The Four Stages of Mastery in Life

by Randy Revell and Peggie Merlin

It is said that "what we don't know won't hurt us," but what we don't know, especially about ourselves, can land us in a lot of places we'd rather not be! The process of knowing, learning or mastering any subject can be seen in four phases.

The first stage is the very ignorance sometimes mistaken for "bliss"! Stage one is Unconscious Incompetence. In this stage we may not even be aware that there is something more to be known. We know not, and know not that we know not!

The second stage advances the individual;s awareness to a place of Conscious Incompetence.

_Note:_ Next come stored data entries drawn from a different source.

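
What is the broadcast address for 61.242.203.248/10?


Network: 61.192.0.0/10
Host bits = 22
Set all host bits to 1:
Broadcast: 61.255.255.255


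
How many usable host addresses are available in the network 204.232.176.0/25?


Host bits = 32 - 25 = 7
Total addresses = 2^7 = 128
Usable = total - 2 (network and broadcast)
Usable hosts: 126


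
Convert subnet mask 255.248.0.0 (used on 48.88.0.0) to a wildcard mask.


Subnet mask: 255.248.0.0
Wildcard = 255.255.255.255 - subnet mask
255 - 255 = 0
255 - 248 = 7
255 - 0 = 255
255 - 0 = 255
Wildcard: 0.7.255.255


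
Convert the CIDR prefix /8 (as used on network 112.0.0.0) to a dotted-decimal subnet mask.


/8 means 8 network bits, 24 host bits
Binary: 11111111000000000000000000000000
Mask: 255.0.0.0


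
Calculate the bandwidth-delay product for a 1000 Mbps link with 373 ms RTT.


BDP = bandwidth * RTT
= 1000 Mbps * 373 ms
= 1000 * 1e6 * 373 / 1000 bits
= 373000000 bits
= 46625000 bytes
= 45532.2266 KB
BDP = 373000000 bits (46625000 bytes)


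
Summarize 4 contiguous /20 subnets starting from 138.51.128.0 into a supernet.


Original prefix: /20
Number of subnets: 4 = 2^2
New prefix = 20 - 2 = 18
Supernet: 138.51.128.0/18


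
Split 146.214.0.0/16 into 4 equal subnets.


New prefix = 16 + 2 = 18
Each subnet has 16384 addresses
  146.214.0.0/18
  146.214.64.0/18
  146.214.128.0/18
  146.214.192.0/18
Subnets: 146.214.0.0/18, 146.214.64.0/18, 146.214.128.0/18, 146.214.192.0/18


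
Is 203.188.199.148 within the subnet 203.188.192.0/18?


Subnet network: 203.188.192.0
Test IP AND mask: 203.188.192.0
Yes, 203.188.199.148 is in 203.188.192.0/18


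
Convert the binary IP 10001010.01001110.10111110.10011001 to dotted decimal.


10001010 = 138
01001110 = 78
10111110 = 190
10011001 = 153
IP: 138.78.190.153


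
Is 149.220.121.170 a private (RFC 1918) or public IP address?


RFC 1918 private ranges:
  10.0.0.0/8 (10.0.0.0 - 10.255.255.255)
  172.16.0.0/12 (172.16.0.0 - 172.31.255.255)
  192.168.0.0/16 (192.168.0.0 - 192.168.255.255)
Public (not in any RFC 1918 range)


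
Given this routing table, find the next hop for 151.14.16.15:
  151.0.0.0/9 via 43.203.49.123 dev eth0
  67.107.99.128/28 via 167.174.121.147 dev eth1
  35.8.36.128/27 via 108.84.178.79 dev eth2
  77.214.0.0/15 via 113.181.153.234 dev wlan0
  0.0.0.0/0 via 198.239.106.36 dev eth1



Longest prefix match for 151.14.16.15:
  /9 151.0.0.0: MATCH
  /28 67.107.99.128: no
  /27 35.8.36.128: no
  /15 77.214.0.0: no
  /0 0.0.0.0: MATCH
Selected: next-hop 43.203.49.123 via eth0 (matched /9)


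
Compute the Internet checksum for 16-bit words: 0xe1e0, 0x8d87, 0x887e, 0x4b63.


Sum all words (with carry folding):
+ 0xe1e0 = 0xe1e0
+ 0x8d87 = 0x6f68
+ 0x887e = 0xf7e6
+ 0x4b63 = 0x434a
One's complement: ~0x434a
Checksum = 0xbcb5


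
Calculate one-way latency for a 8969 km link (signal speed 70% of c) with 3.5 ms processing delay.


Speed = 0.7 * 3e5 km/s = 210000 km/s
Propagation delay = 8969 / 210000 = 0.0427 s = 42.7095 ms
Processing delay = 3.5 ms
Total one-way latency = 46.2095 ms


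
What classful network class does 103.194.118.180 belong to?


First octet: 103
Binary: 01100111
0xxxxxxx -> Class A (1-126)
Class A, default mask 255.0.0.0 (/8)


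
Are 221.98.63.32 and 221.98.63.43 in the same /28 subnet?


Mask: 255.255.255.240
221.98.63.32 AND mask = 221.98.63.32
221.98.63.43 AND mask = 221.98.63.32
Yes, same subnet (221.98.63.32)


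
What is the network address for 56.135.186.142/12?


IP:   00111000.10000111.10111010.10001110
Mask: 11111111.11110000.00000000.00000000
AND operation:
Net:  00111000.10000000.00000000.00000000
Network: 56.128.0.0/12


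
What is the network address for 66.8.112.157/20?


IP:   01000010.00001000.01110000.10011101
Mask: 11111111.11111111.11110000.00000000
AND operation:
Net:  01000010.00001000.01110000.00000000
Network: 66.8.112.0/20


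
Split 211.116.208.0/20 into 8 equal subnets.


New prefix = 20 + 3 = 23
Each subnet has 512 addresses
  211.116.208.0/23
  211.116.210.0/23
  211.116.212.0/23
  211.116.214.0/23
  211.116.216.0/23
  211.116.218.0/23
  211.116.220.0/23
  211.116.222.0/23
Subnets: 211.116.208.0/23, 211.116.210.0/23, 211.116.212.0/23, 211.116.214.0/23, 211.116.216.0/23, 211.116.218.0/23, 211.116.220.0/23, 211.116.222.0/23


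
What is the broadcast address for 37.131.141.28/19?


Network: 37.131.128.0/19
Host bits = 13
Set all host bits to 1:
Broadcast: 37.131.159.255


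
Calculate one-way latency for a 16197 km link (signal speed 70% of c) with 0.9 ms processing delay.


Speed = 0.7 * 3e5 km/s = 210000 km/s
Propagation delay = 16197 / 210000 = 0.0771 s = 77.1286 ms
Processing delay = 0.9 ms
Total one-way latency = 78.0286 ms


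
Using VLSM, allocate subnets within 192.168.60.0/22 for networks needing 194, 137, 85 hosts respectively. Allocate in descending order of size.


194 hosts -> /24 (254 usable): 192.168.60.0/24
137 hosts -> /24 (254 usable): 192.168.61.0/24
85 hosts -> /25 (126 usable): 192.168.62.0/25
Allocation: 192.168.60.0/24 (194 hosts, 254 usable); 192.168.61.0/24 (137 hosts, 254 usable); 192.168.62.0/25 (85 hosts, 126 usable)


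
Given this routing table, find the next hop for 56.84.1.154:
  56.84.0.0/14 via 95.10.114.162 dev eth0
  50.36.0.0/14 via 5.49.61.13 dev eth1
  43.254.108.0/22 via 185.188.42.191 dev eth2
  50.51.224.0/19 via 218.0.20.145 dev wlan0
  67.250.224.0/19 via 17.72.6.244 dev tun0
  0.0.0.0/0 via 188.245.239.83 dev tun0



Longest prefix match for 56.84.1.154:
  /14 56.84.0.0: MATCH
  /14 50.36.0.0: no
  /22 43.254.108.0: no
  /19 50.51.224.0: no
  /19 67.250.224.0: no
  /0 0.0.0.0: MATCH
Selected: next-hop 95.10.114.162 via eth0 (matched /14)


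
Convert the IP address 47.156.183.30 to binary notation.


47 = 00101111
156 = 10011100
183 = 10110111
30 = 00011110
Binary: 00101111.10011100.10110111.00011110


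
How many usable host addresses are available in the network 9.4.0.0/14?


Host bits = 32 - 14 = 18
Total addresses = 2^18 = 262144
Usable = total - 2 (network and broadcast)
Usable hosts: 262142


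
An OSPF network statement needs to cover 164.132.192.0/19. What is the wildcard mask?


Subnet mask: 255.255.224.0
Wildcard = 255.255.255.255 - subnet mask
255 - 255 = 0
255 - 255 = 0
255 - 224 = 31
255 - 0 = 255
Wildcard: 0.0.31.255


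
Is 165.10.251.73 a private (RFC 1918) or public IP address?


RFC 1918 private ranges:
  10.0.0.0/8 (10.0.0.0 - 10.255.255.255)
  172.16.0.0/12 (172.16.0.0 - 172.31.255.255)
  192.168.0.0/16 (192.168.0.0 - 192.168.255.255)
Public (not in any RFC 1918 range)


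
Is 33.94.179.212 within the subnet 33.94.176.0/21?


Subnet network: 33.94.176.0
Test IP AND mask: 33.94.176.0
Yes, 33.94.179.212 is in 33.94.176.0/21


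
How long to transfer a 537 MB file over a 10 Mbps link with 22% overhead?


Effective throughput = 10 * (1 - 22/100) = 7.8 Mbps
File size in Mb = 537 * 8 = 4296 Mb
Time = 4296 / 7.8
Time = 550.7692 seconds


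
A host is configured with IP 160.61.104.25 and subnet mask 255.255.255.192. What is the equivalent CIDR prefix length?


Binary: 11111111.11111111.11111111.11000000
Count leading 1s
Prefix: /26


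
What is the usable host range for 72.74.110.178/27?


Network: 72.74.110.160
Broadcast: 72.74.110.191
First usable = network + 1
Last usable = broadcast - 1
Range: 72.74.110.161 to 72.74.110.190


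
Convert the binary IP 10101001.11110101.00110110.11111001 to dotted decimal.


10101001 = 169
11110101 = 245
00110110 = 54
11111001 = 249
IP: 169.245.54.249


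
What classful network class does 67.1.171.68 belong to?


First octet: 67
Binary: 01000011
0xxxxxxx -> Class A (1-126)
Class A, default mask 255.0.0.0 (/8)


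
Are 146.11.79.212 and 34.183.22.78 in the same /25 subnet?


Mask: 255.255.255.128
146.11.79.212 AND mask = 146.11.79.128
34.183.22.78 AND mask = 34.183.22.0
No, different subnets (146.11.79.128 vs 34.183.22.0)


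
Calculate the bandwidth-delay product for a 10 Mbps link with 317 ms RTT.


BDP = bandwidth * RTT
= 10 Mbps * 317 ms
= 10 * 1e6 * 317 / 1000 bits
= 3170000 bits
= 396250 bytes
= 386.9629 KB
BDP = 3170000 bits (396250 bytes)


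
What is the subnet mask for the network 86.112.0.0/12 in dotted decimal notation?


/12 means 12 network bits, 20 host bits
Binary: 11111111111100000000000000000000
Mask: 255.240.0.0


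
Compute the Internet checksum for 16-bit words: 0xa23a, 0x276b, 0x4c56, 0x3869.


Sum all words (with carry folding):
+ 0xa23a = 0xa23a
+ 0x276b = 0xc9a5
+ 0x4c56 = 0x15fc
+ 0x3869 = 0x4e65
One's complement: ~0x4e65
Checksum = 0xb19a


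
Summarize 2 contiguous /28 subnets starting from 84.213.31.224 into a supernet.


Original prefix: /28
Number of subnets: 2 = 2^1
New prefix = 28 - 1 = 27
Supernet: 84.213.31.224/27


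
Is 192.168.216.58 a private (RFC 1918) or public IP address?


RFC 1918 private ranges:
  10.0.0.0/8 (10.0.0.0 - 10.255.255.255)
  172.16.0.0/12 (172.16.0.0 - 172.31.255.255)
  192.168.0.0/16 (192.168.0.0 - 192.168.255.255)
Private (in 192.168.0.0/16)


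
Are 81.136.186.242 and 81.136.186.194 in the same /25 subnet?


Mask: 255.255.255.128
81.136.186.242 AND mask = 81.136.186.128
81.136.186.194 AND mask = 81.136.186.128
Yes, same subnet (81.136.186.128)


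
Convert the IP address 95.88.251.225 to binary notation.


95 = 01011111
88 = 01011000
251 = 11111011
225 = 11100001
Binary: 01011111.01011000.11111011.11100001


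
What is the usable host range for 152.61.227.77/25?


Network: 152.61.227.0
Broadcast: 152.61.227.127
First usable = network + 1
Last usable = broadcast - 1
Range: 152.61.227.1 to 152.61.227.126


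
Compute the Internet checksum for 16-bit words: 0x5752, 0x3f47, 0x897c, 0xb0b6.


Sum all words (with carry folding):
+ 0x5752 = 0x5752
+ 0x3f47 = 0x9699
+ 0x897c = 0x2016
+ 0xb0b6 = 0xd0cc
One's complement: ~0xd0cc
Checksum = 0x2f33


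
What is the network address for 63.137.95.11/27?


IP:   00111111.10001001.01011111.00001011
Mask: 11111111.11111111.11111111.11100000
AND operation:
Net:  00111111.10001001.01011111.00000000
Network: 63.137.95.0/27


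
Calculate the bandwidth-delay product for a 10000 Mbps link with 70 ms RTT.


BDP = bandwidth * RTT
= 10000 Mbps * 70 ms
= 10000 * 1e6 * 70 / 1000 bits
= 700000000 bits
= 87500000 bytes
= 85449.2188 KB
BDP = 700000000 bits (87500000 bytes)


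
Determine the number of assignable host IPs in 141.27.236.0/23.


Host bits = 32 - 23 = 9
Total addresses = 2^9 = 512
Usable = total - 2 (network and broadcast)
Usable hosts: 510


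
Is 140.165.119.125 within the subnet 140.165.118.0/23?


Subnet network: 140.165.118.0
Test IP AND mask: 140.165.118.0
Yes, 140.165.119.125 is in 140.165.118.0/23


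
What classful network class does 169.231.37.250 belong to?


First octet: 169
Binary: 10101001
10xxxxxx -> Class B (128-191)
Class B, default mask 255.255.0.0 (/16)


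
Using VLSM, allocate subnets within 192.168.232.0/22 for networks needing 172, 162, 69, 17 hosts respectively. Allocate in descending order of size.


172 hosts -> /24 (254 usable): 192.168.232.0/24
162 hosts -> /24 (254 usable): 192.168.233.0/24
69 hosts -> /25 (126 usable): 192.168.234.0/25
17 hosts -> /27 (30 usable): 192.168.234.128/27
Allocation: 192.168.232.0/24 (172 hosts, 254 usable); 192.168.233.0/24 (162 hosts, 254 usable); 192.168.234.0/25 (69 hosts, 126 usable); 192.168.234.128/27 (17 hosts, 30 usable)


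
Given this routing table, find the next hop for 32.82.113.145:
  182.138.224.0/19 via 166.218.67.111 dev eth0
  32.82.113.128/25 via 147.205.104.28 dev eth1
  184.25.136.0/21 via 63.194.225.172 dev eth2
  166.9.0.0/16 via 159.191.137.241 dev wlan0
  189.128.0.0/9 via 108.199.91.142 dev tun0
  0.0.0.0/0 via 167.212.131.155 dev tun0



Longest prefix match for 32.82.113.145:
  /19 182.138.224.0: no
  /25 32.82.113.128: MATCH
  /21 184.25.136.0: no
  /16 166.9.0.0: no
  /9 189.128.0.0: no
  /0 0.0.0.0: MATCH
Selected: next-hop 147.205.104.28 via eth1 (matched /25)


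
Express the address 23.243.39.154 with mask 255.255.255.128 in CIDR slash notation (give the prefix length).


Binary: 11111111.11111111.11111111.10000000
Count leading 1s
Prefix: /25


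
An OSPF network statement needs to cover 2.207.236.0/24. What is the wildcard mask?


Subnet mask: 255.255.255.0
Wildcard = 255.255.255.255 - subnet mask
255 - 255 = 0
255 - 255 = 0
255 - 255 = 0
255 - 0 = 255
Wildcard: 0.0.0.255


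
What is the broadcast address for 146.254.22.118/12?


Network: 146.240.0.0/12
Host bits = 20
Set all host bits to 1:
Broadcast: 146.255.255.255


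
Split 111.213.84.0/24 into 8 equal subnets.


New prefix = 24 + 3 = 27
Each subnet has 32 addresses
  111.213.84.0/27
  111.213.84.32/27
  111.213.84.64/27
  111.213.84.96/27
  111.213.84.128/27
  111.213.84.160/27
  111.213.84.192/27
  111.213.84.224/27
Subnets: 111.213.84.0/27, 111.213.84.32/27, 111.213.84.64/27, 111.213.84.96/27, 111.213.84.128/27, 111.213.84.160/27, 111.213.84.192/27, 111.213.84.224/27


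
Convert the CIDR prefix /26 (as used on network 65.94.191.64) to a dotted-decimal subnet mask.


/26 means 26 network bits, 6 host bits
Binary: 11111111111111111111111111000000
Mask: 255.255.255.192


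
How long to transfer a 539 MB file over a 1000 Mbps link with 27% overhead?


Effective throughput = 1000 * (1 - 27/100) = 730 Mbps
File size in Mb = 539 * 8 = 4312 Mb
Time = 4312 / 730
Time = 5.9068 seconds


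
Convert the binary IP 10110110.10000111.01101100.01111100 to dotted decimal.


10110110 = 182
10000111 = 135
01101100 = 108
01111100 = 124
IP: 182.135.108.124


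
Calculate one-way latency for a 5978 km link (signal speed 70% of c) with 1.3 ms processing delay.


Speed = 0.7 * 3e5 km/s = 210000 km/s
Propagation delay = 5978 / 210000 = 0.0285 s = 28.4667 ms
Processing delay = 1.3 ms
Total one-way latency = 29.7667 ms


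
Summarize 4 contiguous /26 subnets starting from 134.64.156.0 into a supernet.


Original prefix: /26
Number of subnets: 4 = 2^2
New prefix = 26 - 2 = 24
Supernet: 134.64.156.0/24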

Here, at least, we know that we do not know. Although I may not like the new discovery of my incompetence, the consciousness widens the range of choices now available to me. However uncomfortable, this stage enhances my personal empowerment.

I may of course, choose to remain incompetent. The area may or may not be important enough for me to invest myself in the learning that would produce stage three: Conscious Competence. The journey to stage three is one of purposeful apprenticeship: By setting out to do so, I learn the language or master the computer or discover ways to produce the results I desire, in whatever the chosen area. In all likelihood I will spend considerable time in stage three before I move on.

Stage four, Unconscious Competence, is the level which I identify as mastery. It is the point at which the information, skills, and reactions are so thoroughly integrated in my consciousness that they have become part of my ground of being, rather than something I actually think about. In essence, the subject per se has disappeared from my conscious life, since I no longer give thought to it. I am free to direct my energy toward new opportunities - to spend myself in new ways.

Another view of these same four stages:

1. Unconscious Destructive -

I am not aware of how destructive my strategies are.

2. Conscious Destructive -

I realize how destructive my strategies are.

3. Conscious Constructive -

I am conscious that I am making constructive choices

4. Unconscious Constructive

Ideally, all my actions are constructive and I am usually unaware of the process (just pleased with the result!).